Uzun zaman önce Melissa ve Frank ile akşam yemeği yemeyi bırakmıştım. Mahkeme Melissa'yı on sekiz yaşıma girene kadar yasal vasim yapmıştı, bu yüzden kazandığım paradan ona vermeyi reddediyordum. Bunun yerine, elimden geldiğince kendimi destekledim.
"Dışarıdayken bana altılı paket al." Frank tersledi, boncuk gözleri televizyondaki puslu görüntüye dikilmişti.
Dişlerimi sıktım, bu adam bir aptaldı. "On yedi yaşındayım."
Topuklarımın üzerinde döndüm ve Frank'in mırıldanmalarını görmezden gelerek ön kapıdan dışarı çıktım.
Ana yola çıktım ve iç çektim. Nereye gittiğim hakkında hiçbir fikrim yoktu. Gözlerim birkaç kez sağa sola kaydırdıktan sonra sonunda sağa gitmeye karar verdim.
Tek ihtiyacım olan bir benzin istasyonuydu. Kendime bir paket cips ve bir şişe su alıp geceyi öyle kapatabilirdim.
Ana yolda yaklaşık on beş dakika yürüdüm ve küçük bir köşe mağazası göründüğünde rahatlayarak iç çektim.
Kaliforniya hakkında özleyeceğim bir şey de buydu. Cali'de neredeyse her yöne yürüyebilir ve bir benzin istasyonu veya bakkal bulabilirdiniz.
Loş ışıklı köşe mağazasına girdim ve kasiyere, benden çok daha büyük olmayan bir kıza merhaba dedim. Bir paket cips, birkaç şişe su ve bir granola bar aldım ve kasaya doğru yürüdüm.
"Merhaba, Westlake Lisesi'nin nerede olduğunu biliyor musunuz?" Banka kartımı kaydırırken kıza sordum. Yirmili yaşlarının başlarında olmalıydı. Saçı simsiyah ama içinden yeşil bir şerit geçiyordu.
Kız, kasadaki bazı düğmelere basarken başını salladı, "Elbette biliyorum. Bu yolu trafik ışığına ulaşana kadar takip edin ve sola dönün. Gözden kaçıramazsınız." Başını salladı.
"Teşekkürler." Fişimi elinden alırken ona küçük bir gülümseme verdim.
Kız kasadan yukarı baktı, "Buralarda yeni misin?"
"Bu kadar açık mı?" Kıkırdadım. Kasabanın pek bir yerini görmedim, ama en büyüğü olmadığı açıktı.

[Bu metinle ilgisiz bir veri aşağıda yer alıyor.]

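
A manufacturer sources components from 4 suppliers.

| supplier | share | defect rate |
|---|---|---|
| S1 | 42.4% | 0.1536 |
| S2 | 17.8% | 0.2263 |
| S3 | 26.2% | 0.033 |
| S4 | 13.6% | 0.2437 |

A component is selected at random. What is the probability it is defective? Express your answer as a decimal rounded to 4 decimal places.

By the law of total probability,
P(D) = P(D|S1)·P(S1) + P(D|S2)·P(S2) + P(D|S3)·P(S3) + P(D|S4)·P(S4)
      = 0.1536·0.424 + 0.2263·0.178 + 0.033·0.262 + 0.2437·0.136
      = 0.0651264 + 0.0402814 + 0.008646 + 0.0331432 = 0.147197

0.1472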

Kız başını salladı, yüzünde küçük bir sırıtış belirdi. "Kasaba oldukça küçük. Kasabadaki insanların çoğu ormanın daha iç kısımlarında evlere sahip." Sanki yeni bir şey değilmiş gibi omuz silkti.

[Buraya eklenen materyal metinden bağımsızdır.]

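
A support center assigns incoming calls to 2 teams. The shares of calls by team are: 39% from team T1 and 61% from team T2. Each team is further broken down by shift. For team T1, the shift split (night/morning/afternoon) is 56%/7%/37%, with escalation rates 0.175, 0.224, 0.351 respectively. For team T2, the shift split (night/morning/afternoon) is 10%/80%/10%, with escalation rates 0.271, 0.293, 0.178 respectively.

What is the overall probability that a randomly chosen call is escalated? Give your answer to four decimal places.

P(E|T1) = 0.56·0.175 + 0.07·0.224 + 0.37·0.351 = 0.098 + 0.01568 + 0.12987 = 0.24355
P(E|T2) = 0.1·0.271 + 0.8·0.293 + 0.1·0.178 = 0.0271 + 0.2344 + 0.0178 = 0.2793
By total probability over the outer partition,
P(E) = 0.39·0.24355 + 0.61·0.2793
      = 0.0949845 + 0.170373 = 0.2653575

P(E) ≈ 0.2654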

Kaşlarımı çattım, sadece garip geliyordu. "Neden kasabada yaşamıyorlar ki?"
"Bilmiyorum. Buradaki insanlar mahremiyetlerine önem veriyor gibi görünüyor." Omuz silkti.

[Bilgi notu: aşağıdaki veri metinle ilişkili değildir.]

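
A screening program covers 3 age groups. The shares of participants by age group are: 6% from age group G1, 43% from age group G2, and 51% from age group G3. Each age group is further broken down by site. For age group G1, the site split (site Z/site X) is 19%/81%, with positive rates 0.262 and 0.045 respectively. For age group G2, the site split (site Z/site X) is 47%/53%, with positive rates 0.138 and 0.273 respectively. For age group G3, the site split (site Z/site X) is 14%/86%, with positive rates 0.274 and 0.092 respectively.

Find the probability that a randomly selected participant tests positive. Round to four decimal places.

P(T) ≈ 0.1552

P(T|G1) = 0.19·0.262 + 0.81·0.045 = 0.04978 + 0.03645 = 0.08623
P(T|G2) = 0.47·0.138 + 0.53·0.273 = 0.06486 + 0.14469 = 0.20955
P(T|G3) = 0.14·0.274 + 0.86·0.092 = 0.03836 + 0.07912 = 0.11748
Then overall,
P(T) = 0.06·0.08623 + 0.43·0.20955 + 0.51·0.11748
      = 0.0051738 + 0.0901065 + 0.0599148 = 0.1551951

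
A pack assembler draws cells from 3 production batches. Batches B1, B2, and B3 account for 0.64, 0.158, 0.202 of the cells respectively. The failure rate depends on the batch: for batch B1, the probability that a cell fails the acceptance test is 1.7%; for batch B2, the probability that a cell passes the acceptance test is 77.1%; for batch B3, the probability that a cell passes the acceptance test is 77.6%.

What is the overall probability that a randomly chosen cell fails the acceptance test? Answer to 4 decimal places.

P(F|B2) = 1 − 0.771 = 0.229.
P(F|B3) = 1 − 0.776 = 0.224.
P(F) = P(F|B1)·P(B1) + P(F|B2)·P(B2) + P(F|B3)·P(B3)
      = 0.017·0.64 + 0.229·0.158 + 0.224·0.202
      = 0.01088 + 0.036182 + 0.045248 = 0.09231

P(F) ≈ 0.0923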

Kafası karışmış ve biraz da tedirgin hissederek köşe mağazasından ayrıldım. Kız yarınki okul için bana pek umut vermedi. Eğer bu kasaba gerçekten küçükse, fark edilmemem imkansızdı.
Bu, lise ikinci sınıfımın ortasıydı. Bu yılın geri kalanını bitirdiğimde, sadece bir yılım daha kalmıştı. Bir yıl daha ve sonunda Melissa ve Frank'ten kaçabilecektim.